Fundamental Errors in Published Works
   Authors should immediately notify the journals editors in case he/she discovers any significant error or inaccuracy in his/her own published work. In such cases, authors must cooperate with the journal to either retract the paper or to publish an appropriate erratum. 

Artificial Intelligence (AI)
   JCHR supports the use of Artificial Intelligence (AI) in research articles. However, authors must disclose the use of AI transparently and accurately in their articles. This disclosure should be made in the Acknowledgments section of the article and should include the name of the AI tool or software used, the specific purpose for which it was used, and any limitations or drawbacks associated with its use. By disclosing the use of AI in their articles, the authors help to ensure that readers are aware of the potential impact of AI on the research's results and conclusions. Some examples of how AI can be used in journal articles include data analysis, machine learning, and computational simulations.

   Our appeals policy allows authors to contest editorial decisions.
If the author(s) of a manuscript believe there has been a substantial error or misunderstanding by the editor or reviewers, a decision affected by a clear conflict of interest, or evidence of bias or inadequate consideration, they may submit an appeal by following these steps:
  1. Submit a formal appeal via email within 30 days of the decision date.
  2. Provide a detailed appeal letter, clearly stating the grounds for the appeal, including specific responses to any points raised in the decision letter.
  3. Include any relevant supporting documentation or data that can substantiate the claim.

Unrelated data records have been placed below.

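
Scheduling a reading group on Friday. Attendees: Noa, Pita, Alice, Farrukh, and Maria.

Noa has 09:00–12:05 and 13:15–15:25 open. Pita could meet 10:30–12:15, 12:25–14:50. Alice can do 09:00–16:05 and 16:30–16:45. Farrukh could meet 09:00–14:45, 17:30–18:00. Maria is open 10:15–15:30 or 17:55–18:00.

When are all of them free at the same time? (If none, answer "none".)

Noa ∩ Pita: 10:30-12:05, 13:15-14:50.
Noa ∩ Pita ∩ Alice: 10:30-12:05, 13:15-14:50.
Noa ∩ Pita ∩ Alice ∩ Farrukh: 10:30-12:05, 13:15-14:45.
Noa ∩ Pita ∩ Alice ∩ Farrukh ∩ Maria: 10:30-12:05, 13:15-14:45.

10:30-12:05, 13:15-14:45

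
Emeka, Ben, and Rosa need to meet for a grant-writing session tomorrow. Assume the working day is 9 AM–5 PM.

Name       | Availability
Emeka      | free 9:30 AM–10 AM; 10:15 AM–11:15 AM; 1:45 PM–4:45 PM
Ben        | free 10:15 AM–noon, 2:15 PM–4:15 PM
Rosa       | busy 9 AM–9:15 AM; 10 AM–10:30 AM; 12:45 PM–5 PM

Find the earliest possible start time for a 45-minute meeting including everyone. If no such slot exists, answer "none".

Emeka free: 09:30-10:00, 10:15-11:15, 13:45-16:45.
Ben free: 10:15-12:00, 14:15-16:15.
Rosa free: 09:15-10:00, 10:30-12:45 (invert busy blocks within the working day).
Emeka ∩ Ben: 10:15-11:15, 14:15-16:15.
Emeka ∩ Ben ∩ Rosa: 10:30-11:15.
Those are the intersection windows.
The first common window of at least 45 minutes is 10:30-11:15, so the earliest start is 10:30.

10:30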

After receiving an appeal:
- The editorial team will acknowledge receipt of the appeal within one week.
- A decision on the appeal will be communicated to the author(s), typically within six weeks of the appeal submission.
- If the appeal is upheld, we may overturn the original decision or request a revised submission.
- If the appeal is rejected, the original decision stands, and further appeals on the same grounds will not be considered.
   Please note that decisions to appeal must not be taken lightly, and the burden of proof rests with the author(s). We reserve the right to reject appeals that do not meet the grounds specified above.
   For appeal submissions or inquiries, please contact the editorial office at or

   Our journal follows the policy on preprints, which is similar to that of most other journals.
   Authors are required to disclose all details regarding their preprint postings, including the DOI and licensing terms. This must be done either upon submission of the manuscript or at any other point during the consideration process at JCHR. Once the preprint is published, it becomes the author's responsibility to make sure that the preprint record is updated with a publication reference, which should include the DOI and a URL link to the published version of the article on the journal's website.

Open Access Policy
  • JCHR does not charge readers and their institution for access to its papers. Full text download of all new and archived papers are free of charge (APC). Registration on JCHR website is free of charge for authors and reviewers.
  • JCHR allows readers to read, download, copy, distribute, print, search, or link to the full texts of its articles and allow readers to use them for any other lawful purpose.
  • JCHR lets author(s) to distribute, remix, and build upon their study, even commercially, as long as they credit us for the original creation.
  • JCHR has a registered deposit policy.
  • JCHR allows the author(s) to hold the copyright without restrictions.
  • JCHR allows the author(s) to retain publishing rights without restrictions.